We both gave the same answer. Carrie’s response did not even have the word “no” in it, mine was merely the bottom line. My response left her feeling empty, Carrie’s left her feeling a little disappointed but hopeful, excited, and even motivated. In the end, truth was not what left her with hope, excitement, and motivation to work hard; it was the perfect mixture of truth and love.
The necessity of truth and love
Cold-hard facts won’t change the world. Brow beating people with the truth won’t change the world. Facts are so impersonal; they can be very useful, but facts do not build relationships. Truth, in and of itself, is not what knits our hearts together as believers in Christ. We find unity in the inseparable union of truth and love.
And he gave the apostles, the prophets, the evangelists, the shepherds and teachers, to equip the saints for the work of ministry, for building up the body of Christ, until we all attain to the unity of the faith and of the knowledge of the Son of God, to mature manhood, to the measure of the stature of the fullness of Christ, so that we may no longer be children, tossed to and fro by the waves and carried about by every wind of doctrine, by human cunning, by craftiness in deceitful schemes. Rather, speaking the truth in love, we are to grow up in every way into him who is the head, into Christ, from whom the whole body, joined and held together by every joint with which it is equipped, when each part is working properly, makes the body grow so that it builds itself up in love (Ephesians 4:11-16, ESV [emphasis added]).
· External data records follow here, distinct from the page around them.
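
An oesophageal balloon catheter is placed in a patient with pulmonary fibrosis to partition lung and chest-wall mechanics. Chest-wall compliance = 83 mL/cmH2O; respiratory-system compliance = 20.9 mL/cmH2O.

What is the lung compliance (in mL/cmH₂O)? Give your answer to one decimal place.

1/CL = 1/Crs − 1/Ccw.
1/CL = 1/20.9 − 1/83 = 0.0358.
CL = 27.933 mL/cmH2O.

27.9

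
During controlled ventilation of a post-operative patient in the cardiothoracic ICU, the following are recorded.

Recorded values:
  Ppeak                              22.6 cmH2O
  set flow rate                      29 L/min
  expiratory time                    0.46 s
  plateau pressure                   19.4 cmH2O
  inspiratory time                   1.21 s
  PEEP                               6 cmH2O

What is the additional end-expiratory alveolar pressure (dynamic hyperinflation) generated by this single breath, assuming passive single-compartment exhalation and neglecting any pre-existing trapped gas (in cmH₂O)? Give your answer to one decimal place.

Flow: 29 L/min ÷ 60 = 0.4833 L/s.
Vt = flow × Ti = 0.4833 L/s × 1.21 s × 1000 mL/L = 584.79 mL.
R = (PIP − Pplat)/V̇ = (22.6 − 19.4) / 0.4833 = 3.2/0.4833 = 6.621 cmH2O·s/L.
C = Vt/(Pplat − PEEP) = 584.79 / (19.4 − 6) = 584.79/13.4 = 43.641 mL/cmH2O.
τ = R × C = 6.621 × 0.04364 L/cmH2O = 0.2889 s.
Fraction remaining = e^(−Te/τ) = e^(−0.46/0.2889) = 0.2035; trapped volume = 584.79 × 0.2035 = 119.0 mL.
Additional alveolar pressure from trapping ≈ V_trapped / C = 119.0 / 43.641 = 2.727 cmH2O.

2.7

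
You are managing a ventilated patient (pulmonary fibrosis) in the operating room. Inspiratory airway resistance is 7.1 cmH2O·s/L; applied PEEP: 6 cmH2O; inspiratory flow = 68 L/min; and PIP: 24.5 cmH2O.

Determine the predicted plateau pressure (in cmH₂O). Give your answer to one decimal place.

16.5

Flow: 68 L/min ÷ 60 = 1.1333 L/s.
Pplat = PIP − Raw × flow = 24.5 − 7.1 × 1.1333 = 24.5 − 8.046 = 16.454 cmH2O.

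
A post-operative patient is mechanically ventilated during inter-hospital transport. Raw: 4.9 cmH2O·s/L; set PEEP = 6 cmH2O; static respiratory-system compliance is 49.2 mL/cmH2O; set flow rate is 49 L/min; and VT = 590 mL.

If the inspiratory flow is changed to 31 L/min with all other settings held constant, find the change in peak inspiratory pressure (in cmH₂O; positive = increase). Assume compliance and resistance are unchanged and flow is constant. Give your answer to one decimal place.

Flow: 49 L/min ÷ 60 = 0.8167 L/s.
New flow: 31 L/min ÷ 60 = 0.5167 L/s.
PIP = Vt/C + R·V̇ + PEEP (constant-flow equation of motion).
Only the resistive term changes: ΔPIP = R × ΔV̇ = 4.9 × (0.5167 − 0.8167) = 4.9 × -0.3 = -1.47 cmH2O.

-1.5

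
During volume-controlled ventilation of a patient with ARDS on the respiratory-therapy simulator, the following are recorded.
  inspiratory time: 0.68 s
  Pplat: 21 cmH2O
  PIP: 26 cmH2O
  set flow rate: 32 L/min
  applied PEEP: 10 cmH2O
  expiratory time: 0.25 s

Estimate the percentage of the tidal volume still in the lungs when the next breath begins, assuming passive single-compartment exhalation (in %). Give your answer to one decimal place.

Flow: 32 L/min ÷ 60 = 0.5333 L/s.
Vt = flow × Ti = 0.5333 L/s × 0.68 s × 1000 mL/L = 362.64 mL.
R = (PIP − Pplat)/V̇ = (26 − 21) / 0.5333 = 5.0/0.5333 = 9.376 cmH2O·s/L.
C = Vt/(Pplat − PEEP) = 362.64 / (21 − 10) = 362.64/11.0 = 32.967 mL/cmH2O.
τ = R × C = 9.376 × 0.03297 L/cmH2O = 0.3091 s.
Fraction remaining at end-expiration = e^(−Te/τ) = e^(−0.25/0.3091) = 0.4454 → 44.54%.

44.5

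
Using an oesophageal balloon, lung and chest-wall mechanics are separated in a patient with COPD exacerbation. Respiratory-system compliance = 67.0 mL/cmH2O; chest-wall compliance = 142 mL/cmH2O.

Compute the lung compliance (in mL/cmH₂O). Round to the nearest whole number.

1/CL = 1/Crs − 1/Ccw.
1/CL = 1/67.0 − 1/142 = 0.007883.
CL = 126.86 mL/cmH2O.

127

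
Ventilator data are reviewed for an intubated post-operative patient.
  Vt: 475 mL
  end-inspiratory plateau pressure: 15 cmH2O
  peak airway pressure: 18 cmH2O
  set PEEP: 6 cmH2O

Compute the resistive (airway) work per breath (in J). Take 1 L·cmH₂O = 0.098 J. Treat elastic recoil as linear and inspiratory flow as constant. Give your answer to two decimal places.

0.14

With constant inspiratory flow the resistive pressure is constant at PIP − Pplat = 18 − 15 = 3.0 cmH2O, so resistive work = 3.0 × 0.475 = 1.425 L·cmH2O.
× 0.098 J/(L·cmH2O) → 0.1397 J.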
Christianity is not about orthodoxy, it is about relationships with God and each other. Jesus didn’t come to teach his disciples the facts, so they could teach others the facts and pass them down from generation to generation. Jesus taught us that everything true and right and just and holy could be lived out through love. Jesus taught the filter for everything we do is love (Matthew 22:34-40).
The all-important question
So, why are truth and love inseparable? Can’t you have one without the other? You can certainly have truth without love; truth does not need love in its mix to be truth. Truth is truth no matter what. Walk into many churches on a Sunday morning, and you can find truth without an ounce of love (a sad indictment on so many churches and the antithesis of what Jesus taught and what Paul commanded in Ephesians 4:15). You can find a lot of heartless regurgitation of truth and a lot of minions engrossed in their dead orthodoxy, much like the state of the religious leaders in Jesus’ day. But this does not change anyone or leave anyone hopeful, excited, and motivated; it leaves them empty and searching.
However, it is impossible to have love without truth. Love always seeks the best for its recipients. Love has no boundaries in its reach. True love is absolutely unconditional, but it certainly sets boundaries for its recipients because it wants what is best for them. I cannot say I love someone too much to tell him/ her the truth, when I know the absence of truth will lead to harm and heartache. Truth is so vital; it cannot be withheld from those we love, but the vehicle of truth must always be love.
The walk away
Do you often find yourself guilty of always trying to be right in your relationships? Do you find it easy to convince someone you’re right at the cost of love? Is it more important for the people in your life to know you’re right or to know you love them? You’ve heard the old saying, “presentation is everything.” A meal tastes better when eaten in the right setting; a gift is more special when wrapped beautifully, and truth is more attractive when paired with love.
During our small group discussion Wednesday night, Carrie brought up this subject, and I haven’t been able to stop thinking about it. I would love to say I have mastered this, but I’m still working on it. I have a pretty big ego, and I love being right and love even more knowing that others know I am right. I need this just as much as anyone.
The indisputable facts might leave someone without an argument but empty nonetheless. We have not been called to be right and present truth; as believers, we are called to present truth in love in order to bring reconciliation between God and man. The gospel of Jesus Christ changes lives, not just because it’s true, but because it is truth intertwined with a perfect, indisputable, unconditional, inexplicable, and inconceivable love.